ST. JOHN'S, N.L. — On Friday afternoon in St. John's, N.L., deep blasts of ships' horns punctuated by sharp wails from a pair of saxophones rose up from the fog blanketing the city's harbour.

It was the first of 10 daily Harbour Symphonies scheduled in conjunction with the city's biennial Sound Symposium festival, which is celebrating it 20th anniversary. Typically, the symphonies are played only on the horns of the ships in the St. John's harbour. But on Friday, it had accompaniment from Ouroboros, a beloved local band that dabbles in everything from klezmer to circus music.

To some, the Harbour Symphony is a thunderous mess of boomps, barmps and woomps that make it impossible to carry on a conversation.

But to Delf Maria Hohmann, who's been co-ordinating and composing the symphonies since 2004, it's a carefully planned and painstakingly timed musical composition played by volunteers and captains aboard ships stationed in the city's port.

"It's not melodic," Hohmann acknowledged in a recent interview. "But don't forget, there is a score. There is a structure there. It's not chaos. It's music."

After the horns died down Friday, he said he was pleased it was so foggy — the sound travels better that way.

The busy St. John's harbour is often home to sprawling factory fishing vessels, massive icebreakers, research ships, whale tour boats and freight vessels. The water is flanked on either side by steep hills — the south side is mostly woods, but the north side is an ascending grid of colourful city streets.

The layout makes for great acoustics, Hohmann said. "It's like an amphitheatre." The bawling moans of the Harbour Symphony cause floor tremors in houses right up to the top of the hill.

To compose a symphony, Hohmann said he works with the St. John's Port Authority and the coast guard to take an inventory of which boats are scheduled to be docked on symphony days and what their horns sound like.

"I've gone around to some of the ships and asked if they could just sound the whistle for a second," he said, adding that most captains are happy to oblige.

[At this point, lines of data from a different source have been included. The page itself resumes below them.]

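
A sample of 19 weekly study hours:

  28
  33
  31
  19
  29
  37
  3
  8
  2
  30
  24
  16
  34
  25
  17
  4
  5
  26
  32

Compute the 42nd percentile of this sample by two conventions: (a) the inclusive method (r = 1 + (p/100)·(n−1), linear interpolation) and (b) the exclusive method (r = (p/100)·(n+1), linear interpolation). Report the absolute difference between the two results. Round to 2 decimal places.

Sorted: 2, 3, 4, 5, 8, 16, 17, 19, 24, 25, 26, 28, 29, 30, 31, 32, 33, 34, 37.
n = 19.
(a) r = 8.56; between ranks 8 (19) and 9 (24): 21.8.
(b) r = 8.4; between ranks 8 (19) and 9 (24): 21.
|21.8 − 21| = 0.8.

0.80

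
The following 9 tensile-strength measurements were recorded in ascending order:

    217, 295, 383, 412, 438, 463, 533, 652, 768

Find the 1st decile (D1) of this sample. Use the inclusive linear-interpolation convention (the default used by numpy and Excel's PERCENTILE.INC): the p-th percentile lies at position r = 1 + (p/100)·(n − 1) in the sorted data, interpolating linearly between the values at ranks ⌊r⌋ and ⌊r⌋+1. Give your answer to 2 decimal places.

279.40

n = 9.
r = 1 + (10/100)·(9 − 1) = 1 + 0.8 = 1.8.
Rank 1 is 217 and rank 2 is 295.
Interpolate: 217 + 0.8·(295 − 217) = 217 + 0.8·78 = 279.4.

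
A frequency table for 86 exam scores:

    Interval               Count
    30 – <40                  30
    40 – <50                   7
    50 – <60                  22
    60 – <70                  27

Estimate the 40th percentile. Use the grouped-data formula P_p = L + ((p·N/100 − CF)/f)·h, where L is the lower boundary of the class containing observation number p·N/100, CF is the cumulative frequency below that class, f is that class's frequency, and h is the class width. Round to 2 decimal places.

N = 86; target position k = 40/100 · 86 = 34.4.
Cumulative frequencies: 30, 37, 59, 86.
Observation 34.4 falls in the class 40 – <50.
L = 40, CF = 30, f = 7, h = 10.
P40 = 40 + ((34.4 − 30)/7)·10 = 40 + 6.28571 = 46.2857.

46.29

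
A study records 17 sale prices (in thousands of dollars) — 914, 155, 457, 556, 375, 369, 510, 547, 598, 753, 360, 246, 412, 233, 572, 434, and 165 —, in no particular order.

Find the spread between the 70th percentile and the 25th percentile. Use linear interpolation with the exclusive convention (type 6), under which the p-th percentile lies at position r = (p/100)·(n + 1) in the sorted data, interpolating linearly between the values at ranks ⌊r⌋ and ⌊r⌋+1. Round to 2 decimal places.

Sorted: 155, 165, 233, 246, 360, 369, 375, 412, 434, 457, 510, 547, 556, 572, 598, 753, 914.
n = 17.
P25: r = 4.5; ranks 4–5 are 246, 360; interpolating gives 303.
P70: r = 12.6; ranks 12–13 are 547, 556; interpolating gives 552.4.
Difference: 552.4 − 303 = 249.4.

249.40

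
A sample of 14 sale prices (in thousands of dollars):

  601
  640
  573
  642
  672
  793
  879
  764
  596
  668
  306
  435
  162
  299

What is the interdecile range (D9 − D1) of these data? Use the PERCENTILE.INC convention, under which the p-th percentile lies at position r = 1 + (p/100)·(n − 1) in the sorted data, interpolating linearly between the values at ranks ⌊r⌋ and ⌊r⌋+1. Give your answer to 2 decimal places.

Sorted: 162, 299, 306, 435, 573, 596, 601, 640, 642, 668, 672, 764, 793, 879.
n = 14.
P10: r = 2.3; ranks 2–3 are 299, 306; interpolating gives 301.1.
P90: r = 12.7; ranks 12–13 are 764, 793; interpolating gives 784.3.
Difference: 784.3 − 301.1 = 483.2.

483.20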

He figures out their pitch, and what kind of notes they may be able to sustain, as well as how long it takes for the mostly pneumatic horns to hit their sweet spot. Then he starts composing the piece, mapping out what horn will blow at what time and for how long.

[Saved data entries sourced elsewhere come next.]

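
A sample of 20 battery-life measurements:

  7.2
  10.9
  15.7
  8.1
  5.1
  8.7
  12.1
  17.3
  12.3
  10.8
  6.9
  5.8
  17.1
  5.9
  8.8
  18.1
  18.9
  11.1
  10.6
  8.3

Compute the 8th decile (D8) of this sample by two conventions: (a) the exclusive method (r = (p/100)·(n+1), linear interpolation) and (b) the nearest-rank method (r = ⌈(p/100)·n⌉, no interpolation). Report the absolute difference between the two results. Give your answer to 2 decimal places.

1.12

Sorted: 5.1, 5.8, 5.9, 6.9, 7.2, 8.1, 8.3, 8.7, 8.8, 10.6, 10.8, 10.9, 11.1, 12.1, 12.3, 15.7, 17.1, 17.3, 18.1, 18.9.
n = 20.
(a) r = 16.8; between ranks 16 (15.7) and 17 (17.1): 16.82.
(b) the nearest-rank method: rank 16 → 15.7.
|16.82 − 15.7| = 1.12.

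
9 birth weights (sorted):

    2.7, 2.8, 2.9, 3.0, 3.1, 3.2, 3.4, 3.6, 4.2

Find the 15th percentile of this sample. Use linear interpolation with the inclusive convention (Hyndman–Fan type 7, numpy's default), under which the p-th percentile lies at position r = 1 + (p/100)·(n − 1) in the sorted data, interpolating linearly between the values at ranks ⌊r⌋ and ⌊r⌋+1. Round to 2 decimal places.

2.82

n = 9.
r = 1 + (15/100)·(9 − 1) = 1 + 1.2 = 2.2.
Rank 2 is 2.8 and rank 3 is 2.9.
Interpolate: 2.8 + 0.2·(2.9 − 2.8) = 2.8 + 0.2·0.1 = 2.82.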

The Sound Symposium puts together teams of volunteer "players" who will hop onto the boats on symphony day to make sure the horns are blown at the right time, in the right way.

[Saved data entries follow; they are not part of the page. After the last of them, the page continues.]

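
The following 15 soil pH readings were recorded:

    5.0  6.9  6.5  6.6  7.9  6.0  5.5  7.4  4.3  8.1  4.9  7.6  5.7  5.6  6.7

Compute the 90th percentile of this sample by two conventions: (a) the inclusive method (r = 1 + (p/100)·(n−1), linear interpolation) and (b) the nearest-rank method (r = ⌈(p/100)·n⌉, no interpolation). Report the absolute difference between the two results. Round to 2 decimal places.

Sorted: 4.3, 4.9, 5.0, 5.5, 5.6, 5.7, 6.0, 6.5, 6.6, 6.7, 6.9, 7.4, 7.6, 7.9, 8.1.
n = 15.
(a) r = 13.6; between ranks 13 (7.6) and 14 (7.9): 7.78.
(b) the nearest-rank method: rank 14 → 7.9.
|7.78 − 7.9| = 0.12.

0.12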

This year, the compositions are about five minutes long. Hohmann said he recommended the composers write their pieces for six or seven ships.

There's always a chance a ship may not be docked, or that the horn won't sound properly, he added.

"I tell my players, 'Push that button whenever you're supposed to and do not worry about what comes out.' I'd say 90 per cent of the cases, it's all fine, but sometime it's not," he said, making a raspberry sound.

He sees the Harbour Symphony as an addition to the area's unique sonic footprint, which already involves clanging cranes and freight containers, rumbling motors and a fog horn. "It seems to be part of the identity of the St. John's harbour culture," Hohmann said.

Not everyone agrees.

"I feel bad for people who are sick or have babies," said Nicki Ryan in a Facebook message. Ryan lives downtown next to the harbour, and she said the Harbour Symphony noise is just too much.

Elaine Pond said she enjoys the symphony's weird, morose droning. "I like to go in my garden to hear it, and just take in the sounds and tones," she said in a Facebook message.

A spokeswoman for the City of St. John's said in a recent email that staff weren't aware of any formal complaints lodged by the public against the symphony. But the Sound Symposium gets a fair number of angry messages about it, Hohmann said.

"You know we read the complaints out on stage on the last night?" he asked, grinning. His favourite complaint so far was from someone in the Battery neighbourhood, a scattering of old houses on the rocks at the harbour's mouth.

"They said, 'You call that music? All the dogs in the area howl along!'" he said. "Which was brilliant, because it shows there is definitely some understanding in the animal world of the Harbour Symphony!"